A partir de aquella fecha, se redobló mi interés por la historia del vocablo y, por supuesto, por el diálogo entre judíos y cristianos y, de manera particular, con los católicos. En concreto, supe que se trataba de una palabra que no apareció en la edición del nuevo Diccionario Hebreo de 1970, aunque sí en las posteriores. Y también, que a la entrada del museo Yad Vashem (la memoria y el nombre) de Jerusalén, se puede leer, en inglés, “Centro Mundial para el Recuerdo del Holocausto”; así como que la Asamblea General de la ONU declaró el 27 de cada enero “Día Internacional de Conmemoración anual en memoria de las víctimas del Holocausto” (2005). Pero también que el 12 de abril de 1951 el Parlamento Israelí ya había fijado el día nacional de la memoria del exterminio de su pueblo por los nazis, el conocido como “Día de la Catástrofe” (“Shoah”). Y que recurrió a tal vocablo consciente de que los términos de “genocidio” (destrucción de una nación o de un grupo étnico) y “Holocausto” no bastaban para definir la “solución final” o barbarie activada en los campos de exterminio. E, igualmente, que “Shoah” fue el título que el realizador Claude Lanzmann dio a su monumental película documental de más de nueve horas de duración y fruto de más de diez años de investigación. En ella filmó los testimonios de los supervivientes, siendo estrenada en 1985. Desde entonces, es una grabación de obligada referencia. Y, finalmente, también supe que fueron muchas las voces que se levantaron contra el empleo de la palabra “Holocausto” por parecidas o convergentes razones a las indicadas. Entre ellos, Primo Levi.

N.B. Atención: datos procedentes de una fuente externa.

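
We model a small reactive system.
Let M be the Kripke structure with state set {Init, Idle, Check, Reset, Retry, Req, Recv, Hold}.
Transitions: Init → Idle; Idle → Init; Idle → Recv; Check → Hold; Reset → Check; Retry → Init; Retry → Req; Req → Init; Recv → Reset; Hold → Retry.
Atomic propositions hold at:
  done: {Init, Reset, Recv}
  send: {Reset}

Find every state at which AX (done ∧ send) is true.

Sat(done ∧ send) = {Reset}
Sat(AX (done ∧ send)) = {s : every successor in {Reset}} = {Recv}

{Recv}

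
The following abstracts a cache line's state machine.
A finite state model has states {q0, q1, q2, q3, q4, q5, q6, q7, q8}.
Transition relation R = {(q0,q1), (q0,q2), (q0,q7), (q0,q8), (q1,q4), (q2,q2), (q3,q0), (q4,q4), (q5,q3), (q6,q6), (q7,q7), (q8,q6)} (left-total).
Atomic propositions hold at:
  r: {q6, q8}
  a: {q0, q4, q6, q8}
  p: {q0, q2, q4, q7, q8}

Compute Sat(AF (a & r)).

{q6, q8}

Sat(a & r) = {q6, q8}
AF (a & r): least fixpoint, start Z0 = {q6, q8}, add states with every successor in Z. Already a fixed point.
Sat(AF (a & r)) = {q6, q8}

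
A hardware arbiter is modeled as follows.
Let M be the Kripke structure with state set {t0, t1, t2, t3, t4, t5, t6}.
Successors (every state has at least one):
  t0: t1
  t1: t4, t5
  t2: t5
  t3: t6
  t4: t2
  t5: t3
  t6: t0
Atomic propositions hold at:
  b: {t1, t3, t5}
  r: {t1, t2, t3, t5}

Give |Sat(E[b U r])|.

4

E[b U r]: least fixpoint, start Z0 = Sat(r) = {t1, t2, t3, t5}, add states in Sat(b) with some successor in Z. Already a fixed point.
Sat(E[b U r]) = {t1, t2, t3, t5}
|Sat(E[b U r])| = |{t1, t2, t3, t5}| = 4.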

Es evidente que, a pesar de la fuerza argumentativa que presenta el empleo del término “Shoah”, éste sigue coexistiendo con el de “Holocausto”. Y también que la palabra “Shoah” es prácticamente una desconocida en la gran mayoría de los comentarios en prensa y en los medios de comunicación españoles. Es lo que he vuelto a constatar estos últimos días, leyendo las noticias y unos cuantos artículos de opinión sobre el 75 aniversario de la liberación del campo de Auschwitz-Birkenau, finalmente, convertido en el símbolo de la “Shoah” o “exterminio nazi”. Ojalá también la prensa y el pensamiento en español empiecen a familiarizarse, como la gran mayoría de los medios culturales europeos y de una buena parte del mundo, con este concepto y que vayamos dejando en la cuneta de la historia el de “Holocausto”.